Além das premiações aos cantores, houve também apresentações musicais de Marisa Monte, Alcione, Zizi Possi, Elizeth Cardoso, Emílio Santiago, Joana, todos juntos em homenagem a Dorival Caymmi. Marília Pêra também cantou, com direito a um clássico de Carmen Miranda: “O Que é que a baiana tem?”

Apesar de realizado em abril, o evento só foi transmitido pelo SBT em 5 de agosto de 1989, portanto, mais de 3 meses depois. Foi exibido precisamente às 20h30, logo após o TJ Brasil, com duração de uma hora.

O criador do Prêmio Sharp, José Maurício Machline, também mereceu atenção do SBT. Porém, sua entrevista só foi ao ar 5 dias depois da exibição do evento na emissora, através do Jô Soares Onze e Meia.

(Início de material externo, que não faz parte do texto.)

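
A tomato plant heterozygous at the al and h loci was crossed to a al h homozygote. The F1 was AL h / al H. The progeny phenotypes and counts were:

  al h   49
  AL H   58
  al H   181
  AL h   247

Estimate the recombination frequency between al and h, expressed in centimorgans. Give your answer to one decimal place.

The recombinant classes are AL H and al h: 58 + 49 = 107.
Recombination frequency = 107/535 = 0.2000 ≈ 20.0%, i.e. 20.0 centimorgans.

20.0 centimorgans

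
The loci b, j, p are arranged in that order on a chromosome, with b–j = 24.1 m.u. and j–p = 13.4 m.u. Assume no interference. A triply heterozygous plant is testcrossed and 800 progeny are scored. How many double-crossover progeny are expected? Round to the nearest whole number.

Map distances give recombination frequencies of 0.241 and 0.134 for the two intervals.
With no interference, expected double-crossover frequency = 0.241 × 0.134 = 0.03229.
Expected number = 0.03229 × 800 = 25.84 ≈ 26.

26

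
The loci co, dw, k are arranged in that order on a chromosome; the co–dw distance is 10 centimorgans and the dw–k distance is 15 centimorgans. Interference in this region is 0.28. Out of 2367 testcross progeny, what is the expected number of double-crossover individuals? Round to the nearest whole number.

Map distances give recombination frequencies of 0.100 and 0.150 for the two intervals.
With interference 0.28 (so coincidence = 0.72), expected double-crossover frequency = 0.100 × 0.150 × 0.72 = 0.01080.
Expected number = 0.01080 × 2367 = 25.56 ≈ 26.

26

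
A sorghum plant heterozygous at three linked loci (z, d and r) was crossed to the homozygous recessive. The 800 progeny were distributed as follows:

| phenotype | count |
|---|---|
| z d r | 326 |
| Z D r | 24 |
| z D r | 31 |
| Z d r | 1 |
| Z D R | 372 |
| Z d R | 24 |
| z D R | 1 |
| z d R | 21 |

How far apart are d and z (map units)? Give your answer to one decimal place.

7.1 map units

The two most frequent reciprocal classes, z d r and Z D R, are the parental types, so the F1 was z d r / Z D R.
The two rarest classes, Z d r and z D R, are the double crossovers. Comparing them with the parentals, only the z allele has switched, so z is the middle locus and the order is r – z – d.
Crossovers in the z–d interval produce the single-crossover classes z D r and Z d R (31 + 24 = 55) plus the double crossovers (2).
RF(z–d) = (55 + 2) / 800 = 57/800 = 0.0712 → 7.1 map units.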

Para divulgar o evento, o SBT, através de sua agência W/Brazil, bolou algo que relacionasse premiação e a emissora. E, claro, prêmio é com o Lombardi. Em balões estilo história em quadrinhos, o SBT simulou como Silvio Santos perguntasse qual era o prêmio para Lombardi e abaixo Lombardi respondesse: “2º Prêmio Sharp de Música. Sábado, às 20h30, no SBT”. Acima, no texto de “abertura” do anúncio, também se faz referência a Lombardi: “Um prêmio que até o Lombardi gostaria de ter feito a entrega”.

Em tempos de Rock in Rio, nada melhor do que relembrar um dos expoentes de nosso rock (Cazuza) e aquele que soube, ao lado do Roque, representar toda a fidelidade ao patrão Silvio Santos (Lombardi). Cazuza e Lombardi eternos!